Da: CdT 12.1.13 pag 15
Inchiesta
C'è il rischio di recidiva
Consegnata la perizia psichiatrica sul giovane che accoltellò un degente all'OBV
Il referto attesta il pericolo di ripetizione di atti violenti - L'uomo resta in carcere
■ Era finalizzata soprattutto a far luce sulla pericolosità dell'accusato e sulla probabilità di reiterazione di comportamenti violenti la perizia psichiatrica eseguita sul 24.enne svizzero domiciliato nella regione che il 17 ottobre dell'anno scorso accoltellò un 34.enne portoghese all'Ospedale Beata Vergine di Mendrisio: il referto richiesto dal Ministero pubblico al dottor Carlo Calanchini, consegnato settimana scorsa alle parti, indica in effetti il rischio che in futuro il giovane possa nuovamente rendersi protagonista di aggressioni o fatti simili. Al ragazzo sarebbe pure stata riconosciuta una scemata responsabilità nelle fasi in cui si scagliò contro la sua vittima poco meno di tre mesi fa.
Rinchiuso in carcere dalle ore successive al ferimento, il 24.enne è accusato di tentato omicidio intenzionale, subordinatamente tentato omicidio passionale e lesioni corporali gravi.
Una separazione dolorosa
Come anticipato dal Corriere del Ticino del 23 ottobre, all'origine del fatto di sangue, che poteva avere conseguenze drammatiche, vi sarebbe una separazione resa ancor più dolorosa dalla presenza di un bambino che il padre, il 34.enne portoghese, vedeva sporadicamente.
Proprio l'impossibilità di stare col figliolo per il tempo auspicato induceva lo straniero ad avvicinare con una certa insistenza l'attuale compagna del 24.enne, madre del bimbo. Infastidito da quella che riteneva un'ingerenza nella propria vita familiare, il giovane avrebbe quindi deciso di porvi fine nel modo più cruento. Prima del ferimento all'OBV, tra le parti erano scoppiate diverse liti, ma niente che facesse presupporre la violenta escalation.
Anche il portoghese, come la moglie dalla quale si sta separando, si era fatto una nuova vita, ma non sopportava di vedere troppo limitato il proprio diritto di visita al figlio. In qualche modo, voleva continuare a fare il papà. Tuttavia, per il 24.enne le pressioni esercitate dal 34.enne erano eccessive.

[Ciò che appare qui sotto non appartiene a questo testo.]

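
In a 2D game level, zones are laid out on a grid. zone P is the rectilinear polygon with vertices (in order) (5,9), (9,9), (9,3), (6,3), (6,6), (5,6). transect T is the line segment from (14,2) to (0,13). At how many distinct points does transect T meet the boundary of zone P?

2

The segment meets the boundary at (5.091,9), (9,5.929).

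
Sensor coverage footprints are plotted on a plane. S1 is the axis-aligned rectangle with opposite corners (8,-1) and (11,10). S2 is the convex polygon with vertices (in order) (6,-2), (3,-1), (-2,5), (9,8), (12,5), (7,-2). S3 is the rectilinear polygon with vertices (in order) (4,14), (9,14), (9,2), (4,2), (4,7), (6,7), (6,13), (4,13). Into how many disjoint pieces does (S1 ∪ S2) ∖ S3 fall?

(S1 ∪ S2) ∖ S3 splits into 2 disjoint pieces (area 66.9091, area 0.0606).

2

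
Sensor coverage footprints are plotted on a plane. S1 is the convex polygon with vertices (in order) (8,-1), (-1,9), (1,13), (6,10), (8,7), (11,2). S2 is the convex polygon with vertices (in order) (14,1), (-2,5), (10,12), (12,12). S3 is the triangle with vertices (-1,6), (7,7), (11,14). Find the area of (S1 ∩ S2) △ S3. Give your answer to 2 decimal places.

42.28

|S1 ∩ S2| = 37.7801.
|(S1 ∩ S2) ∩ S3| = 10.7487.
|(S1 ∩ S2) △ S3| = 37.7801 + 26 − 21.4974 = 42.28.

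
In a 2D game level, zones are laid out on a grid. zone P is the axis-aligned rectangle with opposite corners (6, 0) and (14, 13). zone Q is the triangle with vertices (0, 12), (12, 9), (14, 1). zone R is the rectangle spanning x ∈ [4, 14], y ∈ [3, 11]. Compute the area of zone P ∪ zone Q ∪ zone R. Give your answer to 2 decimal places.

By inclusion–exclusion:
Individual areas: |zone P| = 104, |zone Q| = 45, |zone R| = 80.
|zone P∩zone Q| = 35.3571.
|zone P∩zone R|: x∈[6,14], y∈[3,11] → 8·8 = 64.
|zone Q∩zone R| = 38.6688.
|zone P∩zone Q∩zone R| = 33.3117.
|zone P ∪ zone Q ∪ zone R| = 229 − 138.026 + 33.3117 = 124.29.

124.29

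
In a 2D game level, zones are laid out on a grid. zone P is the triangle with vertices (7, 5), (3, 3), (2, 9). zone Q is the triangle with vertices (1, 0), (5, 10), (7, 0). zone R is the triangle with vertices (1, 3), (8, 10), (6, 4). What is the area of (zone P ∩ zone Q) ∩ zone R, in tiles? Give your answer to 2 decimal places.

The region (zone P ∩ zone Q) ∩ zone R is the polygon with vertices (2.765,4.412), (3,5), (4.778,6.778), (5.809,5.952), (6.091,4.545), (4.333,3.667), (2.936,3.387).
By the shoelace formula its area is 6.81.

6.81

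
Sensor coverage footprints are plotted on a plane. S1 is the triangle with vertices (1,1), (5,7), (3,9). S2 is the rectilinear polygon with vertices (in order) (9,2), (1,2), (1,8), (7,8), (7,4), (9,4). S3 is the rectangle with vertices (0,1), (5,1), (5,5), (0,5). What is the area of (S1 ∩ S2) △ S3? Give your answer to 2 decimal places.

|S1 ∩ S2| = 9.1667.
|(S1 ∩ S2) ∩ S3| = 3.125.
|(S1 ∩ S2) △ S3| = 9.1667 + 20 − 6.25 = 22.92.

22.92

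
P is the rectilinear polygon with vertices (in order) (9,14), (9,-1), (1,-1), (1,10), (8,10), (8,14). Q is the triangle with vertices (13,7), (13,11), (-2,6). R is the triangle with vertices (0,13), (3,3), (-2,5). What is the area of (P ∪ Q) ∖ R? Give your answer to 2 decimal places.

100.01

|P ∪ Q| = 107.0667.
|(P ∪ Q) ∩ R| = 7.0574.
|(P ∪ Q) ∖ R| = 107.0667 − 7.0574 = 100.01.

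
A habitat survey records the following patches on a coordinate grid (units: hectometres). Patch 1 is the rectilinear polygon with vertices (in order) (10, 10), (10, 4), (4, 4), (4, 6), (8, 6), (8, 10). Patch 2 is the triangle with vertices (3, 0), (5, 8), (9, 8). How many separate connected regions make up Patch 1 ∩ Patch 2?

2

Patch 1 ∩ Patch 2 splits into 2 disjoint pieces (area 5, area 0.6667).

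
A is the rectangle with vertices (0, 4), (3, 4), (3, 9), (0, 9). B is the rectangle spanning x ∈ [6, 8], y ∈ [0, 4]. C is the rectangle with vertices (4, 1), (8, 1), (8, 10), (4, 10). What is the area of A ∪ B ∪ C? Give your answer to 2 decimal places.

By inclusion–exclusion:
Individual areas: |A| = 15, |B| = 8, |C| = 36.
|A∩B| = 0 (no overlap).
|A∩C| = 0 (no overlap).
|B∩C|: x∈[6,8], y∈[1,4] → 2·3 = 6.
|A∩B∩C| = 0.
|A ∪ B ∪ C| = 59 − 6 + 0 = 53.00.

53.00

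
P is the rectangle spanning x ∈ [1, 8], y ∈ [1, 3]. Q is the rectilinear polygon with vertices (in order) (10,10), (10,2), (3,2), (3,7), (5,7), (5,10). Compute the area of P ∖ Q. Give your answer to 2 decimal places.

9.00

|P| = 14, |P∩Q| = 5.
|P ∖ Q| = |P| − |P∩Q| = 14 − 5 = 9.00.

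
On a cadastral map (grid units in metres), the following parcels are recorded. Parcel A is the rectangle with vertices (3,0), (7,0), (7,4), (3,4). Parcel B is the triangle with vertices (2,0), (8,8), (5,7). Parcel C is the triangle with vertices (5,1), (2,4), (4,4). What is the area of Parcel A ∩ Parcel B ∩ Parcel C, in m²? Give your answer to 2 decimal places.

The intersection is the polygon with vertices (3.714,2.286), (3.2,2.8), (3.714,4), (4,4), (4.308,3.077).
By the shoelace formula its area is 1.08.

1.08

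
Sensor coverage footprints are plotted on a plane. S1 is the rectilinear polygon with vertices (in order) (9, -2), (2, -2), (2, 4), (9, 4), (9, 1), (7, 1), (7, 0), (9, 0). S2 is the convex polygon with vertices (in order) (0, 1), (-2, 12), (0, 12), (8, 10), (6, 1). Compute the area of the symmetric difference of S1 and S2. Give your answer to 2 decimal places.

|S1| = 40, |S2| = 82, |S1∩S2| = 13.
|S1 △ S2| = |S1| + |S2| − 2·|S1∩S2| = 40 + 82 − 26 = 96.00.

96.00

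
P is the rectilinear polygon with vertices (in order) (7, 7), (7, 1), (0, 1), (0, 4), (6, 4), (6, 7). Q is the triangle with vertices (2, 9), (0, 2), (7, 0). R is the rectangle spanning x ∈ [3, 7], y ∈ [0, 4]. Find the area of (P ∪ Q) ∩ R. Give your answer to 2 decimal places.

|P ∪ Q| = 35.9881.
|(P ∪ Q) ∩ R| = 13.47.

13.47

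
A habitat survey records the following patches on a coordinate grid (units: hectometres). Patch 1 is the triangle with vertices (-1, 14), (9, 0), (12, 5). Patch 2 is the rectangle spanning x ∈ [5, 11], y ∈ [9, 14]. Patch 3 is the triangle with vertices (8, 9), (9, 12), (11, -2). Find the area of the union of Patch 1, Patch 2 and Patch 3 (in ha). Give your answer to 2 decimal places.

By inclusion–exclusion:
Individual areas: |Patch 1| = 46, |Patch 2| = 30, |Patch 3| = 10.
|Patch 1∩Patch 2| = 0.5171.
|Patch 1∩Patch 3| = 4.2309.
|Patch 2∩Patch 3| = 2.1429.
|Patch 1∩Patch 2∩Patch 3| = 0.
|Patch 1 ∪ Patch 2 ∪ Patch 3| = 86 − 6.8908 + 0 = 79.11.

79.11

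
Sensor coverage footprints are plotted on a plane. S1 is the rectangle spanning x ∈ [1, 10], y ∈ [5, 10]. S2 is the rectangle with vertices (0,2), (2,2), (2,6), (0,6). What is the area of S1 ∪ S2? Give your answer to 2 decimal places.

By inclusion–exclusion:
Individual areas: |S1| = 45, |S2| = 8.
|S1∩S2|: x∈[1,2], y∈[5,6] → 1·1 = 1.
|S1 ∪ S2| = 53 − 1 = 52.00.

52.00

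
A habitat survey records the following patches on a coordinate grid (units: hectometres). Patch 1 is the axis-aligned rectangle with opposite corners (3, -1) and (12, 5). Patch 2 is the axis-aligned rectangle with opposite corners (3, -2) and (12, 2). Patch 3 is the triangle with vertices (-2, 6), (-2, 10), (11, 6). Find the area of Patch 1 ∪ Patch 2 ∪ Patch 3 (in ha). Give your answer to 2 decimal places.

89.00

By inclusion–exclusion:
Individual areas: |Patch 1| = 54, |Patch 2| = 36, |Patch 3| = 26.
|Patch 1∩Patch 2|: x∈[3,12], y∈[-1,2] → 9·3 = 27.
|Patch 1∩Patch 3| = 0.
|Patch 2∩Patch 3| = 0.
|Patch 1∩Patch 2∩Patch 3| = 0.
|Patch 1 ∪ Patch 2 ∪ Patch 3| = 116 − 27 + 0 = 89.00.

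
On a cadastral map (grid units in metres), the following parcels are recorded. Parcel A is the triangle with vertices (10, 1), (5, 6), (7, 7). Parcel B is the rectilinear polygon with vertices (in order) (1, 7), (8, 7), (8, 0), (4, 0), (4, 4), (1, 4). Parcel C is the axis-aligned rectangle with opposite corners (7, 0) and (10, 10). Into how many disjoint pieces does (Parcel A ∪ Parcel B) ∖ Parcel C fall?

1

(Parcel A ∪ Parcel B) ∖ Parcel C is a single connected region.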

Tre colpi inferti con veemenza
Rimasto vittima di ferite superficiali alla testa, al collo e alle braccia, il portoghese aggredito mentre era degente in una stanza al secondo piano del nosocomio di Mendrisio si è costituito accusatore privato. Sarebbe stato proprio lui a bloccare il rivale, placcandolo con prontezza prima che potessero partire fendenti letali. Solo in un secondo tempo, sarebbe intervenuto il personale dell'OBV per dare manforte al paziente. L'arma usata dall'accusato è un coltello con una lama non acuminata di circa 10 centimetri. Sono tre i colpi inferti con maggiore veemenza dall'arrestato.
Acquisita agli atti la perizia psichiatrica, il procuratore pubblico Zaccaria Akbas, titolare dell'inchiesta, dovrebbe interrogare nuovamente l'accusato prima di decretarne il rinvio a giudizio davanti ad una Corte delle Assise criminali. Nel primo verbale, il giovane ha detto alla polizia di essersi recato al nosocomio regionale con l'intento di eliminare il contendente. P.C.